Four million unique Absolut vodka bottles see Ardagh claim ‘packaging history’
Ardagh Group is claiming packaging history after modifying bottle decorating machinery to produce 4m different bottles for Pernod Ricard's Swedish brand Absolut Vodka.

This month will see the ‘Absolut Unique’ bottles – all of which are uniquely designed and individually decorated – go on global sale, initially through global travel retail sector.

Each bottle has a different color coating and pattern, as well as a unique label number, with Absolut looking to provide consumers with a truly personalized product.

‘Making it happen was the hard part…’

Ardagh said this work with Absolut contained one extreme challenge, namely the need to adapt a glass decoration process designed to minimize design variation into something that delivered the exact opposite.

Asked whether the process was more costly than conventional decoration, Ardagh group head of marketing and public affairs, Sharon Crayton, told "Decorated bottles always incur additional cost to plan bottles – but we cannot comment on the detailed commercial aspects of this product."

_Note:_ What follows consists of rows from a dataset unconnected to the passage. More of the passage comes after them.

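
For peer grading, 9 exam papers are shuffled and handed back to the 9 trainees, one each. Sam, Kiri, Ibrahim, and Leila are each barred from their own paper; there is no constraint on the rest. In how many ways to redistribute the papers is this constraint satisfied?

Let A_j be the event that the j-th constrained one is fixed. By inclusion-exclusion over the 4 events:
Σ_{j=0}^{4} (-1)^j C(4,j)(9-j)!
= C(4,0)·9! - C(4,1)·8! + C(4,2)·7! - C(4,3)·6! + C(4,4)·5!
= 362880 - 161280 + 30240 - 2880 + 120
= 229080

229080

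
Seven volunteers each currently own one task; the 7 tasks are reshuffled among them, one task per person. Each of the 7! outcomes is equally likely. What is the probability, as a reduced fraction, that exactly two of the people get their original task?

11/60

Favorable outcomes: C(7,2)·!5 = 21·44 = 924.
Total outcomes: 7! = 5040.
Probability = 924/5040 = 11/60.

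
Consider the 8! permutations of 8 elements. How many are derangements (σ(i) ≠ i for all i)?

Recurrence: !8 = 7·(!7 + !6).
!8 = 7·(1854 + 265) = 7·2119 = 14833

14833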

"Decoration definitely brings added value, when applied appropriately to the brand, whether as a limited edition, or an integral part of the branding."

Eric Naf, director of packaging development at Absolut, said: “When I first saw this idea…to be honest, coming from the engineering side, I saw a lot of question marks: to realize this would be extremely hard.

“We had to reprogram the machines to create variation and randomness, where they were designed to create stability and control.”

Continual color changes

A computer algorithm places individual patterns on top of a specially applied coat of paint, allowing nearly endless variations (Absolut estimates that 94 quintillion bottles could be produced before two identical ones appear) from 35 colors and 51 patterns.

Frederik Källqvist, development manager glass,Sweden and Denmark at Ardagh, described how the process (the project is showcased in a video below) worked.

“We developed a computerized valve and control system to automatically and continually change colours and spray patterns on the bottles. We also came up with a system to randomly add contrasting ‘color splashes’ to the bottles during the coating process.”

A screen printing machine was also modified to randomize the print start for every printing station on the machine, Källqvist added.

“We also created a screen and color changing scheme for the screen printing process balancing variation and productivity, and established systems to mix the bottles during and in-between the process steps to further increase variation," ​ he said.

Asked whether other Ardagh clients were interested in producing such effects, given such impressive results, Crayton told this publication: "We have had several discussions with customers prior to this development about making unique or individual bottles, but Absolut were the first to have the focus and drive to make the idea a reality.

"The launch of this product is very new, so it is still a little soon to say what interest it generates from other customers."